Это последнее обстоятельство весьма раздражало распропагандированную толпу. То и дело в большевистских и иных экстремистских листках раздавались кровожадные призывы, облачившийся в «тогу гражданина» российский хам требовал всяческих утеснений для семьи Романовых. Временное правительство было само не радо, что выпустило на волю такого джина, но сил справиться с ним не имело. Петербург был наводнен анархистами, дезертирами и просто уголовниками, которые под видом «революционной борьбы» занимались разбоем. Существовавшие поначалу планы отправки царской семьи в Англию постепенно утрачивали реальность, сама жизнь узников Александровского дворца не могла быть гарантирована в такой обстановке.
В июле 1917 года большевики попытались организовать переворот, но этот первый натиск был отбит. Миллионные тиражи газет и листовок, оплаченных марками кайзера, еще не произвели того разрушительного действия на психику народа, которое было достигнуто к октябрю. Но жажда мщения «проклятому прошлому» в лице деятелей, его олицетворявших, уже охватила миллионы крестьян в шинелях. И любое недоразумение могло привести к нападению черни на Царское Село. Для Временного правительства, понявшего – да поздно – в каком направлении развиваются события, такие осложнения были нежелательны. Большевистская пропаганда спекулировала на том, что «временные» опекают будто бы «палача русского народа». Поэтому было решено подыскать для царскосельских узников иное место.
1 августа 1917 года два поезда с царской семьей и остатками ее свиты и обслуги вышли из Петрограда в направлении Тюмени, где узники должны были быть переведены на борт речного парохода. Конечной целью долгого путешествия был назначен Тобольск…
Когда на высоком берегу Иртыша увидели стройные силуэты церквей, экс-император сразу узнал пейзаж – возвращаясь в 1891 году из кругосветного путешествия, он посетил Тобольск. Старинный кремль, здание острога, в котором когда-то отбывал наказание Достоевский. Вход на кремлевскую гору перекрывает так называемая рентарея – арсенал XVII века. А в низменной части города, прилегающей к Иртышу, находился губернаторский дом, которому на восемь месяцев предстояло стать тюрьмой для царской семьи.

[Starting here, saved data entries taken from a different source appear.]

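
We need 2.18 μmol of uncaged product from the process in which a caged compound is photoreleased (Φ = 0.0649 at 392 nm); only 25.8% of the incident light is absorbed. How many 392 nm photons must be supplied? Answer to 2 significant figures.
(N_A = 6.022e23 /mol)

Product: 2.18 μmol = 2.18e-6 mol.
Photons that must be absorbed: 2.18e-6 / 0.0649 = 3.359e-5 mol.
Incident photons needed: 3.359e-5 / 0.258 = 1.302e-4 mol.
Photon count: 1.302e-4 × 6.022e23 = 7.8e19.

7.8e19 photons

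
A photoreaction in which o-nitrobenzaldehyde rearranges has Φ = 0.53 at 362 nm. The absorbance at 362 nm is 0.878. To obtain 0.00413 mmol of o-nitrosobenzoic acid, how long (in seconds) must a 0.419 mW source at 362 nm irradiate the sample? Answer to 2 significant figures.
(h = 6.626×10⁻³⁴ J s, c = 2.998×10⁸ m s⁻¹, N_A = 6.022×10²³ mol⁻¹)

t ≈ 7100 s

Product: 0.00413 mmol = 4.13×10⁻⁶ mol.
Photons that must be absorbed: 4.13×10⁻⁶ / 0.53 = 7.792×10⁻⁶ mol.
Fraction absorbed: 1 − 10^(−0.878) = 0.8676.
Incident photons needed: 7.792×10⁻⁶ / 0.8676 = 8.981×10⁻⁶ mol.
Photon energy: hc/λ = 5.487×10⁻¹⁹ J; per mole, 3.304×10⁵ J mol⁻¹.
Energy required: 8.981×10⁻⁶ × 3.304×10⁵ = 2.967 J.
Time: 2.967 J / 0.000419 W = 7100 s.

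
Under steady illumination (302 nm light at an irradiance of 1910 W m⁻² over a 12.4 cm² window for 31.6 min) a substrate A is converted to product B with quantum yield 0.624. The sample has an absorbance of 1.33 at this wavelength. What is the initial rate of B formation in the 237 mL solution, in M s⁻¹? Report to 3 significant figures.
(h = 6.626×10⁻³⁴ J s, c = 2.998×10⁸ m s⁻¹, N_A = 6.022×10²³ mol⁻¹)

Photon energy at 302 nm: hc/λ = (6.626×10⁻³⁴)(2.998×10⁸)/(302×10⁻⁹) = 6.578×10⁻¹⁹ J.
Energy delivered: (1910 W m⁻²)(12.4×10⁻⁴ m²)(1896 s) = 4490 J.
Photons incident: 4490 / 6.578×10⁻¹⁹ = 6.826×10²¹, i.e. 6.826×10²¹/6.022×10²³ = 0.01134 mol.
Fraction absorbed: 1 − 10^(−1.33) = 0.9532.
Photons absorbed: 0.9532 × 0.01134 = 0.01081 mol.
Product formed: 0.624 × 0.01081 = 0.006745 mol.
Rate: 0.006745 mol / (1896 s × 0.237 L) = 1.50×10⁻⁵ M s⁻¹.

1.50×10⁻⁵ M s⁻¹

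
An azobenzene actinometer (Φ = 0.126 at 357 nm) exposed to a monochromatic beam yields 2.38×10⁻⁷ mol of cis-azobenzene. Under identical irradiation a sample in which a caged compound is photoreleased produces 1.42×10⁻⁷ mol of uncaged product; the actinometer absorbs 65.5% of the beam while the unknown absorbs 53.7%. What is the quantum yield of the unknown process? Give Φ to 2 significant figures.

Photons absorbed by the actinometer: 2.38×10⁻⁷ / 0.126 = 1.889×10⁻⁶ mol.
Incident flux: 1.889×10⁻⁶ / 0.655 = 2.884×10⁻⁶ einstein.
Absorbed by unknown: 0.537 × 2.884×10⁻⁶ = 1.549×10⁻⁶ mol.
Φ(unknown) = 1.42×10⁻⁷ / 1.549×10⁻⁶ = 0.092.

Φ = 0.092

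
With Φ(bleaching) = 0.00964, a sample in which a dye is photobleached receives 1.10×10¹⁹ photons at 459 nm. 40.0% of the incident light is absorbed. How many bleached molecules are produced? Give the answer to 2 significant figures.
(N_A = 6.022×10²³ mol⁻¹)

4.2×10¹⁶ bleached molecules

Moles of photons: 1.10×10¹⁹ / 6.022×10²³ = 1.827×10⁻⁵ mol.
Photons absorbed: 0.400 × 1.827×10⁻⁵ = 7.308×10⁻⁶ mol.
Product: Φ × n_abs = 0.00964 × 7.308×10⁻⁶ = 7.045×10⁻⁸ mol.
As a count: 7.045×10⁻⁸ × 6.022×10²³ = 4.2×10¹⁶.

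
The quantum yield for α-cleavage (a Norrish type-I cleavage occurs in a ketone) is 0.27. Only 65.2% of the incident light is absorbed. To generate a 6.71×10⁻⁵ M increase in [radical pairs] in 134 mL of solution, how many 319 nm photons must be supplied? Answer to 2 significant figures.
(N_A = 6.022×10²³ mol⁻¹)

3.1×10¹⁹ photons

Product: (6.71×10⁻⁵ M)(0.134 L) = 8.991×10⁻⁶ mol.
Photons that must be absorbed: 8.991×10⁻⁶ / 0.27 = 3.330×10⁻⁵ mol.
Incident photons needed: 3.330×10⁻⁵ / 0.652 = 5.107×10⁻⁵ mol.
Photon count: 5.107×10⁻⁵ × 6.022×10²³ = 3.1×10¹⁹.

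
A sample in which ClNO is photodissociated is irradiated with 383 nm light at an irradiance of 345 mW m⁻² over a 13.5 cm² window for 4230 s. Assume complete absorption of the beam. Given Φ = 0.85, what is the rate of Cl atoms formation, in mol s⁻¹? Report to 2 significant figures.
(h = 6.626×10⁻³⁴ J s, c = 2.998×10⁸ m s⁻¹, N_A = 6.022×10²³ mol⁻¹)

Photon energy at 383 nm: hc/λ = (6.626×10⁻³⁴)(2.998×10⁸)/(383×10⁻⁹) = 5.187×10⁻¹⁹ J.
Energy delivered: (345 mW m⁻²)(13.5×10⁻⁴ m²)(4230 s) = 1.970 J.
Photons incident: 1.970 / 5.187×10⁻¹⁹ = 3.798×10¹⁸, i.e. 3.798×10¹⁸/6.022×10²³ = 6.307×10⁻⁶ mol.
Product formed: 0.85 × 6.307×10⁻⁶ = 5.361×10⁻⁶ mol.
Rate: 5.361×10⁻⁶ / 4230 s = 1.3×10⁻⁹ mol s⁻¹.

1.3×10⁻⁹ mol s⁻¹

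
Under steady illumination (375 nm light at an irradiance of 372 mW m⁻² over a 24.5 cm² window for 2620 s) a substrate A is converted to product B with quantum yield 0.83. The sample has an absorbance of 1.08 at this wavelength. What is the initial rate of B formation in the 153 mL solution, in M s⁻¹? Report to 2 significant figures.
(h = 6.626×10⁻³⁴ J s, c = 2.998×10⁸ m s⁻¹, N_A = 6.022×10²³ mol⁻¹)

1.4×10⁻⁸ M s⁻¹

Photon energy at 375 nm: hc/λ = (6.626×10⁻³⁴)(2.998×10⁸)/(375×10⁻⁹) = 5.297×10⁻¹⁹ J.
Energy delivered: (372 mW m⁻²)(24.5×10⁻⁴ m²)(2620 s) = 2.388 J.
Photons incident: 2.388 / 5.297×10⁻¹⁹ = 4.508×10¹⁸, i.e. 4.508×10¹⁸/6.022×10²³ = 7.486×10⁻⁶ mol.
Fraction absorbed: 1 − 10^(−1.08) = 0.9168.
Photons absorbed: 0.9168 × 7.486×10⁻⁶ = 6.863×10⁻⁶ mol.
Product formed: 0.83 × 6.863×10⁻⁶ = 5.696×10⁻⁶ mol.
Rate: 5.696×10⁻⁶ mol / (2620 s × 0.153 L) = 1.4×10⁻⁸ M s⁻¹.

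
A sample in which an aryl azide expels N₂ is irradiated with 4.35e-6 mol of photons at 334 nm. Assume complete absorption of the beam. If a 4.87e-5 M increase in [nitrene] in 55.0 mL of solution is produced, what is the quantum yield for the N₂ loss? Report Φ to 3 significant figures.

Product: (4.87e-5 M)(0.055 L) = 2.679e-6 mol.
Φ = 2.679e-6 mol / 4.35e-6 mol photons = 0.616.

Φ = 0.616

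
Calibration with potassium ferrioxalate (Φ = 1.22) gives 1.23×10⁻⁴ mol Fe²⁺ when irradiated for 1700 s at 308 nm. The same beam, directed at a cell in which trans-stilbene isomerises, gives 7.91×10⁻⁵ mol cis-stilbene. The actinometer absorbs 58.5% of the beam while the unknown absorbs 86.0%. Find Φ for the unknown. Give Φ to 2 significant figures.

Φ = 0.53

Photons absorbed by the actinometer: 1.23×10⁻⁴ / 1.22 = 1.008×10⁻⁴ mol.
Incident flux: 1.008×10⁻⁴ / 0.585 = 1.723×10⁻⁴ einstein.
Absorbed by unknown: 0.860 × 1.723×10⁻⁴ = 1.482×10⁻⁴ mol.
Φ(unknown) = 7.91×10⁻⁵ / 1.482×10⁻⁴ = 0.53.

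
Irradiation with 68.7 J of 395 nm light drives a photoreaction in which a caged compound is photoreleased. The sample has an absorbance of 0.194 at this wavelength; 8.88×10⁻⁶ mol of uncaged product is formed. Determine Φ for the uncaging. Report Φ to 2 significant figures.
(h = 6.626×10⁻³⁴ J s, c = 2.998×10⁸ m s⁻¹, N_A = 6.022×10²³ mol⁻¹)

Photon energy at 395 nm: hc/λ = (6.626×10⁻³⁴)(2.998×10⁸)/(395×10⁻⁹) = 5.029×10⁻¹⁹ J.
Photons incident: 68.7 / 5.029×10⁻¹⁹ = 1.366×10²⁰, i.e. 1.366×10²⁰/6.022×10²³ = 2.268×10⁻⁴ mol.
Fraction absorbed: 1 − 10^(−0.194) = 0.3603.
Photons absorbed: 0.3603 × 2.268×10⁻⁴ = 8.172×10⁻⁵ mol.
Φ = 8.88×10⁻⁶ mol / 8.172×10⁻⁵ mol photons = 0.11.

Φ = 0.11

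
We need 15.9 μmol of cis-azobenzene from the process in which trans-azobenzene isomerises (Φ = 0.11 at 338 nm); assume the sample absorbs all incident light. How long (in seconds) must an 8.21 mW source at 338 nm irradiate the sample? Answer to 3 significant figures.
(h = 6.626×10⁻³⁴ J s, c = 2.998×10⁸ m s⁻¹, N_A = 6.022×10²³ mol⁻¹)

t ≈ 6230 s

Product: 15.9 μmol = 1.59×10⁻⁵ mol.
Photons that must be absorbed: 1.59×10⁻⁵ / 0.11 = 1.445×10⁻⁴ mol.
Photon energy: hc/λ = 5.877×10⁻¹⁹ J; per mole, 3.539×10⁵ J mol⁻¹.
Energy required: 1.445×10⁻⁴ × 3.539×10⁵ = 51.14 J.
Time: 51.14 J / 0.00821 W = 6230 s.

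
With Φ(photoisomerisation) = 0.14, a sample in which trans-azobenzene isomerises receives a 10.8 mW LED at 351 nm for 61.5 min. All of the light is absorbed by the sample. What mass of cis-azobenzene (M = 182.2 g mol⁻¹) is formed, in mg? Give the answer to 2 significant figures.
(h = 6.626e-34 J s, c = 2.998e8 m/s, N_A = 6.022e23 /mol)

3.0 mg

Photon energy at 351 nm: hc/λ = (6.626e-34)(2.998e8)/(351e-9) = 5.659e-19 J.
Energy delivered: (10.8 mW)(3690 s) = 39.85 J.
Photons incident: 39.85 / 5.659e-19 = 7.042e19, i.e. 7.042e19/6.022e23 = 1.169e-4 mol.
Product: Φ × n_abs = 0.14 × 1.169e-4 = 1.637e-5 mol.
Mass: 1.637e-5 × 182.2 = 0.002983 g = 3.0 mg.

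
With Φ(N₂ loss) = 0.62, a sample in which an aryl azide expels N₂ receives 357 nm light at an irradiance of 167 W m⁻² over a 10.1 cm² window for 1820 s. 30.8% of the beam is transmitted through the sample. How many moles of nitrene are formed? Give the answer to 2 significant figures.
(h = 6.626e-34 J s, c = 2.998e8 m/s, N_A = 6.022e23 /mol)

Photon energy at 357 nm: hc/λ = (6.626e-34)(2.998e8)/(357e-9) = 5.564e-19 J.
Energy delivered: (167 W m⁻²)(10.1e-4 m²)(1820 s) = 307.0 J.
Photons incident: 307.0 / 5.564e-19 = 5.518e20, i.e. 5.518e20/6.022e23 = 9.163e-4 mol.
Fraction absorbed: 1 − 30.8/100 = 0.6920.
Photons absorbed: 0.6920 × 9.163e-4 = 6.341e-4 mol.
Product: Φ × n_abs = 0.62 × 6.341e-4 = 3.931e-4 mol.

3.9e-4 mol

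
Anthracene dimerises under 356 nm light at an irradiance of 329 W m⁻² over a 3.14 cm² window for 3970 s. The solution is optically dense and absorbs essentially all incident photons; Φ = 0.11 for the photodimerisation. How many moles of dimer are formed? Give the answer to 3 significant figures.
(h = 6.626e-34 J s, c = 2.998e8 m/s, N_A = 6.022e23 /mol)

1.34e-4 mol

Photon energy at 356 nm: hc/λ = (6.626e-34)(2.998e8)/(356e-9) = 5.580e-19 J.
Energy delivered: (329 W m⁻²)(3.14e-4 m²)(3970 s) = 410.1 J.
Photons incident: 410.1 / 5.580e-19 = 7.349e20, i.e. 7.349e20/6.022e23 = 0.001220 mol.
Product: Φ × n_abs = 0.11 × 0.001220 = 1.342e-4 mol.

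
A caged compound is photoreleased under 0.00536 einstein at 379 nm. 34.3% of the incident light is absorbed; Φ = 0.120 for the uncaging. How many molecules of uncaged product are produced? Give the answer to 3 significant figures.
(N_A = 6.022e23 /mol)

Photons absorbed: 0.343 × 0.00536 = 0.001838 mol.
Product: Φ × n_abs = 0.120 × 0.001838 = 2.206e-4 mol.
As a count: 2.206e-4 × 6.022e23 = 1.33e20.

1.33e20 molecules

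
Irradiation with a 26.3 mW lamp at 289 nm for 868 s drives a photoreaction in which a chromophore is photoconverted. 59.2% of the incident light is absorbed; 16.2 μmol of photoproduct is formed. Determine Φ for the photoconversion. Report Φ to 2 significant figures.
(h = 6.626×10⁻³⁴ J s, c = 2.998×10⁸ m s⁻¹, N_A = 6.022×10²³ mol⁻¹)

Product: 16.2 μmol = 1.62×10⁻⁵ mol.
Photon energy at 289 nm: hc/λ = (6.626×10⁻³⁴)(2.998×10⁸)/(289×10⁻⁹) = 6.874×10⁻¹⁹ J.
Energy delivered: (26.3 mW)(868 s) = 22.83 J.
Photons incident: 22.83 / 6.874×10⁻¹⁹ = 3.321×10¹⁹, i.e. 3.321×10¹⁹/6.022×10²³ = 5.515×10⁻⁵ mol.
Photons absorbed: 0.592 × 5.515×10⁻⁵ = 3.265×10⁻⁵ mol.
Φ = 1.62×10⁻⁵ mol / 3.265×10⁻⁵ mol photons = 0.50.

Φ = 0.50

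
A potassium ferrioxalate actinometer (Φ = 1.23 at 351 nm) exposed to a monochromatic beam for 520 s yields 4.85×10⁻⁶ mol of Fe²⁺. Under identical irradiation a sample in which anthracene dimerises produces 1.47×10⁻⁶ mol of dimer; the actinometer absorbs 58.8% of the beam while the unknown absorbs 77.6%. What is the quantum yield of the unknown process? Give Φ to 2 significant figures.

Photons absorbed by the actinometer: 4.85×10⁻⁶ / 1.23 = 3.943×10⁻⁶ mol.
Incident flux: 3.943×10⁻⁶ / 0.588 = 6.706×10⁻⁶ einstein.
Absorbed by unknown: 0.776 × 6.706×10⁻⁶ = 5.204×10⁻⁶ mol.
Φ(unknown) = 1.47×10⁻⁶ / 5.204×10⁻⁶ = 0.28.

Φ = 0.28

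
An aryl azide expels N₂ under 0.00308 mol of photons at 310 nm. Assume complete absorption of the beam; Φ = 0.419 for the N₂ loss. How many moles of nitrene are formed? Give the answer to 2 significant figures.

0.0013 mol

Product: Φ × n_abs = 0.419 × 0.00308 = 0.001291 mol.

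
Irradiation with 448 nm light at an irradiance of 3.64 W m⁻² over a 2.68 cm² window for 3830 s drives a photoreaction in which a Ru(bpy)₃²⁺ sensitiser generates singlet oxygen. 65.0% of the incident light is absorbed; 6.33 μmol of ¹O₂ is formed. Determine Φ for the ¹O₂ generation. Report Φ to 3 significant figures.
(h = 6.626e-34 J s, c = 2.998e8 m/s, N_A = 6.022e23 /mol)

Φ = 0.696

Product: 6.33 μmol = 6.33e-6 mol.
Photon energy at 448 nm: hc/λ = (6.626e-34)(2.998e8)/(448e-9) = 4.434e-19 J.
Energy delivered: (3.64 W m⁻²)(2.68e-4 m²)(3830 s) = 3.736 J.
Photons incident: 3.736 / 4.434e-19 = 8.426e18, i.e. 8.426e18/6.022e23 = 1.399e-5 mol.
Photons absorbed: 0.650 × 1.399e-5 = 9.094e-6 mol.
Φ = 6.33e-6 mol / 9.094e-6 mol photons = 0.696.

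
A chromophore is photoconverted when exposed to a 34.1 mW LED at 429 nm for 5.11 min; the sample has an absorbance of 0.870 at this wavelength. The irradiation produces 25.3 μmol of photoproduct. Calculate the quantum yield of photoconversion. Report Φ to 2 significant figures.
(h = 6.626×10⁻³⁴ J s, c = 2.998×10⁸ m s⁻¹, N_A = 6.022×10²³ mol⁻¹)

Φ = 0.78

Product: 25.3 μmol = 2.53×10⁻⁵ mol.
Photon energy at 429 nm: hc/λ = (6.626×10⁻³⁴)(2.998×10⁸)/(429×10⁻⁹) = 4.630×10⁻¹⁹ J.
Energy delivered: (34.1 mW)(306.6 s) = 10.46 J.
Photons incident: 10.46 / 4.630×10⁻¹⁹ = 2.259×10¹⁹, i.e. 2.259×10¹⁹/6.022×10²³ = 3.751×10⁻⁵ mol.
Fraction absorbed: 1 − 10^(−0.870) = 0.8651.
Photons absorbed: 0.8651 × 3.751×10⁻⁵ = 3.245×10⁻⁵ mol.
Φ = 2.53×10⁻⁵ mol / 3.245×10⁻⁵ mol photons = 0.78.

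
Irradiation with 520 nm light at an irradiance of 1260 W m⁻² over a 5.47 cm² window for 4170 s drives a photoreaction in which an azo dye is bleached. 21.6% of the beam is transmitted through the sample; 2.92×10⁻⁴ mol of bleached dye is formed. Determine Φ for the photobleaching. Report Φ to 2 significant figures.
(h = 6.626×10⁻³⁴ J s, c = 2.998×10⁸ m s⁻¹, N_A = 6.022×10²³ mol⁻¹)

Φ = 0.030

Photon energy at 520 nm: hc/λ = (6.626×10⁻³⁴)(2.998×10⁸)/(520×10⁻⁹) = 3.820×10⁻¹⁹ J.
Energy delivered: (1260 W m⁻²)(5.47×10⁻⁴ m²)(4170 s) = 2874 J.
Photons incident: 2874 / 3.820×10⁻¹⁹ = 7.524×10²¹, i.e. 7.524×10²¹/6.022×10²³ = 0.01249 mol.
Fraction absorbed: 1 − 21.6/100 = 0.7840.
Photons absorbed: 0.7840 × 0.01249 = 0.009792 mol.
Φ = 2.92×10⁻⁴ mol / 0.009792 mol photons = 0.030.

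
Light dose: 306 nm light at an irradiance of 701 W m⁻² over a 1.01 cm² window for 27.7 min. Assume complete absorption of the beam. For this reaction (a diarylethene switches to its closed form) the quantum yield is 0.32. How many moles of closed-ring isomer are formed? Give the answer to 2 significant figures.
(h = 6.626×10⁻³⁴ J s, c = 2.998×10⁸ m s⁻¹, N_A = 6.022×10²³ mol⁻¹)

9.6×10⁻⁵ mol

Photon energy at 306 nm: hc/λ = (6.626×10⁻³⁴)(2.998×10⁸)/(306×10⁻⁹) = 6.492×10⁻¹⁹ J.
Energy delivered: (701 W m⁻²)(1.01×10⁻⁴ m²)(1662 s) = 117.7 J.
Photons incident: 117.7 / 6.492×10⁻¹⁹ = 1.813×10²⁰, i.e. 1.813×10²⁰/6.022×10²³ = 3.011×10⁻⁴ mol.
Product: Φ × n_abs = 0.32 × 3.011×10⁻⁴ = 9.635×10⁻⁵ mol.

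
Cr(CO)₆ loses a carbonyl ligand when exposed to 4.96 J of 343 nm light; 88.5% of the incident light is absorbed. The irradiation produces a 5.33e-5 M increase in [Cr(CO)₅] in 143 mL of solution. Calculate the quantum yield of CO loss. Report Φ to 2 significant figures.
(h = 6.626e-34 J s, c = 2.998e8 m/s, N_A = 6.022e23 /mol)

Product: (5.33e-5 M)(0.143 L) = 7.622e-6 mol.
Photon energy at 343 nm: hc/λ = (6.626e-34)(2.998e8)/(343e-9) = 5.791e-19 J.
Photons incident: 4.96 / 5.791e-19 = 8.565e18, i.e. 8.565e18/6.022e23 = 1.422e-5 mol.
Photons absorbed: 0.885 × 1.422e-5 = 1.258e-5 mol.
Φ = 7.622e-6 mol / 1.258e-5 mol photons = 0.61.

Φ = 0.61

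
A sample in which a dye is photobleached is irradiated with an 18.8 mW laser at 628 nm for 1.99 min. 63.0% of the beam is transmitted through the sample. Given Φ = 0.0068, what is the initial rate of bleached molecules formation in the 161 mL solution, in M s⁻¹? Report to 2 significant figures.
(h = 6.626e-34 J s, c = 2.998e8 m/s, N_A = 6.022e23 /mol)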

Кто попадет сегодня в Тобольск, сможет представить себе, что видела в окна царская семья, если будет смотреть сквозь сложенный трубкой кулак на старинные строения на горе. Этот вид сохраняет издалека относительную первозданность. Если же мы оглянемся вокруг, то заметим полуразрушенные церкви с растущими под куполами сорными деревьями, обветшавшие дома, разбитые улицы. Надо сделать большое усилие над собой, чтобы представить себе, что находишься в былой столице Сибири, в городе, славном культурными традициями и богомольностью народа.
До Тобольска к тому времени, когда в город прибыла семья Романовых, еще не успела докатиться пропагандистская волна, поднятая левыми партиями, а на вчерашних венценосцев народ взирал без злобы, даже с известной симпатией. Крестьяне в окрестностях города были крепкие – не чета той голытьбе, что толклась по улицам столиц в замызганных шинелях и вовсе не спешила к земле, в деревню. Царская семья сразу ощутила эту человечную, патриархальную атмосферу. Записи в дневнике императора сделались более обстоятельными, теперь он как бы остановился передохнуть на неведомом пути и задумался. А может быть, просто перестал так опасаться возможных соглядатаев, как в Царском Селе?..
Вести из далекого Питера приходили одна другой тревожнее. После неудачного выступления генерала Корнилова, пытавшегося навести порядок в стране, обессилевшей от ежедневных словопрений политиканов и разгула хулиганствующих «сынов народа», процесс распада власти пошел еще быстрее. Керенский самочинно провозгласил Россию республикой, хотя вопрос о форме правления должно было решить Учредительное собрание – чего хотел добиться такой игрой в слова вчерашний адвокат? Те, на кого был рассчитан этот жест, жаждали вовсе не демократии, их заветной мечтой было посчитаться с «чистой публикой».
Один из современников писал, оценивая Временное правительство: «Присяжный поверенный Керенский сам себя назначил «Верховным Главнокомандующим»; на место Керенского уселся помощник присяжного поверенного Крыленко; врач Шингарев сделался сначала «министром продовольствия», а затем «министром финансов», а его помощником был врач по женским болезням».